I sat down at Kia’s booth knowing that I didn’t give two shits about the CUV segment. I’ll never buy one and I automatically assume they’re driven by people who bought their driver’s license from a cousin who knows a guy. That didn’t stop me from smiling when the new Sportage was revealed, and spending more time than was strictly necessary inside it. Yet again, I left feeling like Kia just needs to release a RWD coupe (Kinda like the GT4 Stinger concept from a couple years ago) and they’ll be poised to have the ear of everybody under 35.
The new Sportage has a new look compared to the outgoing model but is instantly recognizable as it follows Kia’s current design language quite closely. The top trim enjoys luxurious bits like LED fog and taillights, as well as HID headlights and 19″ wheels. None of which are things you see often in the segment. The interior is packed with leather, soft-touch materials and/or piano finish bits which all give it the feeling of a more expensive vehicle.
Did you come here to read about the two new trims of Beetle or did you come here to hear about VW sweating on stage in LA? Doesn’t matter, you’re gonna be disappointed.
Michael Horn (President and CEO of Volkswagen Group of America), is the most human speaker at most of the shows I’ve been to. The guy who, despite reading from a prompter like the rest, feels like he’s speaking his own words. He cracks jokes that make you smile, not groan, and it never feels like he’s trying to put a spin on things. So when he got on stage and addressed Dieselgate, there was no fear, no fidgeting and no fluff. He acknowledged that it’s a big deal, he took responsibility for it, he apologized and throughout the whole thing he maintained that a solution would be found. Honestly, when something goes wrong at my day job, that’s exactly what I want. “I made a mistake, let’s fix it, and then let’s figure out if we can prevent it from happening again”. Of course VW doesn’t have the luxury of finger-pointing and throwing others under the bus like my coworkers do so they didn’t really have a choice. Ah well.
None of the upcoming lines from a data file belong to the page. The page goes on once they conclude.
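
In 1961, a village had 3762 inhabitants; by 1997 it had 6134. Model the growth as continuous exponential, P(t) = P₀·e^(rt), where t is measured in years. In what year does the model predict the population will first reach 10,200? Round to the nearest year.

r = ln(6134/3762) / 36 = 0.4889/36 ≈ 0.01358 per year
t = ln(10200/3762) / r = 0.99744/0.01358 ≈ 73.45 years after 1961

year 2034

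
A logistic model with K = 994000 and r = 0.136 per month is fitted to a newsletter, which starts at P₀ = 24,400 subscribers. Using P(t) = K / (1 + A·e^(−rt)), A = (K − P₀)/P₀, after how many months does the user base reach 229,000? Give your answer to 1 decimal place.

t ≈ 18.2 months

A = (994000 − 24400)/24400 = 39.7377
229000 = 994000/(1 + 39.7377·e^(−0.136t)) → 1 + 39.7377·e^(−0.136t) = 4.34061
e^(−0.136t) = 0.084067 → t = ln(11.89534)/0.136 = 2.47615/0.136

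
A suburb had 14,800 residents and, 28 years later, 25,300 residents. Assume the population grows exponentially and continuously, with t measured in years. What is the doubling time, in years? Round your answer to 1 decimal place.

doubling time ≈ 36.2 years

r = ln(25300/14800) / 28 = ln(1.70946) / 28 ≈ 0.019149 per year
doubling time = ln 2 / |r| = 0.69315 / 0.019149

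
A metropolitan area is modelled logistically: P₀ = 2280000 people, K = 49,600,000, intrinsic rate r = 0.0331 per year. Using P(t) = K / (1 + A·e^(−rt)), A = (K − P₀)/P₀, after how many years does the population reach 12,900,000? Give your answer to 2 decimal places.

A = (49600000 − 2280000)/2280000 = 20.75439
12900000 = 49600000/(1 + 20.75439·e^(−0.0331t)) → 1 + 20.75439·e^(−0.0331t) = 3.84496
e^(−0.0331t) = 0.137078 → t = ln(7.29514)/0.0331 = 1.98721/0.0331

t ≈ 60.04 years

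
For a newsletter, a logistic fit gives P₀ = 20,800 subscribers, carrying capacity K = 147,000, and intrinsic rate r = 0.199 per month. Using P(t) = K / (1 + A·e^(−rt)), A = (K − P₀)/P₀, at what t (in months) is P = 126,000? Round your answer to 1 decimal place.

A = (147000 − 20800)/20800 = 6.06731
126000 = 147000/(1 + 6.06731·e^(−0.199t)) → 1 + 6.06731·e^(−0.199t) = 1.16667
e^(−0.199t) = 0.02747 → t = ln(36.40385)/0.199 = 3.59467/0.199

t ≈ 18.1 months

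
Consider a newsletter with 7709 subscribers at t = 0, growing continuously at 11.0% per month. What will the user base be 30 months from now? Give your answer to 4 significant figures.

≈ 209,000 subscribers

P(30) = 7709 · e^(0.11·30) = 7709 · e^(3.3)
= 7709 · 27.11264 ≈ 209011.33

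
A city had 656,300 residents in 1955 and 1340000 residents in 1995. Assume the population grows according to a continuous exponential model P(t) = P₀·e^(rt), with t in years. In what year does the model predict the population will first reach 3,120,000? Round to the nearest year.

r = ln(1340000/656300) / 40 = 0.71381/40 ≈ 0.017845 per year
t = ln(3120000/656300) / r = 1.55897/0.017845 ≈ 87.36 years after 1955

year 2042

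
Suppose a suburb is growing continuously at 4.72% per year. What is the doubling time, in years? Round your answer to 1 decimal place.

doubling time = ln(2) / |r| = 0.69315 / 0.0472

doubling time ≈ 14.7 years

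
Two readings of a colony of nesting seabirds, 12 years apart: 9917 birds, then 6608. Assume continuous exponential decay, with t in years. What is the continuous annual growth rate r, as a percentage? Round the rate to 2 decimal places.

r ≈ -3.38% per year

6608 = 9917 · e^(r·12)
e^(12r) = 6608/9917 = 0.66633
r = ln(0.66633) / 12 = -0.40597 / 12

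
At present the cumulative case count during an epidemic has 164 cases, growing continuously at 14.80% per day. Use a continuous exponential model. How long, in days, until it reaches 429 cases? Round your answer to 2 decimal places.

429 = 164 · e^(0.148·t)
t = ln(429/164) / 0.148 = ln(2.61585) / 0.148 = 0.96159 / 0.148

t ≈ 6.50 days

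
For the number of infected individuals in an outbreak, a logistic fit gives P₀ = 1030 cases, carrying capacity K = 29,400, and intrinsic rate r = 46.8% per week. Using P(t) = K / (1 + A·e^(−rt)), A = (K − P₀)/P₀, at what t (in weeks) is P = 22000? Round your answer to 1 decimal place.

t ≈ 9.4 weeks

A = (29400 − 1030)/1030 = 27.54369
22000 = 29400/(1 + 27.54369·e^(−0.468t)) → 1 + 27.54369·e^(−0.468t) = 1.33636
e^(−0.468t) = 0.012212 → t = ln(81.88664)/0.468 = 4.40534/0.468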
Full disclosure, I have a Golf R on order and I don’t plan on walking away from it. I don’t care about this scandal, at least not to the extent that some people are claiming to. I’m a Formula 1 fan, I fully expect manufacturers to take whatever regulations they’re given and do whatever it takes to beat them without being caught. I would be blown away if every other manufacturer wasn’t doing something similar. Personally, I think emissions regulations are too strict. You’ve got some of the smartest people in the world engineering these vehicles and some of the dumbest creating legislation around them. If these guys can’t meet consumer expectations and regulations then the regulations need to be reworked. The automotive industry is one of the few where I think consumer expectations are lower than they could be. Watch 90% of people test driving new cars and, I promise you’ll catch yourself smiling along with them as they repeat “That’s so cool!” at each and every feature their existing vehicle doesn’t have.
Now please don’t think I’m a climate change denier or that I don’t understand the impact of vehicles on the environment. I’m not trying to say that vehicles should not be getting consistently more efficient, my problem is that they ARE getting more efficient, it’s just not fast enough for some people. Fuel efficiency is and always will be a selling point for vehicles. Because of this, manufacturers will spend loads of money attempting to make their vehicles as green as possible while still being as fun, luxurious or safe as people want. Isn’t that the goal here? Why do they need extra motivation?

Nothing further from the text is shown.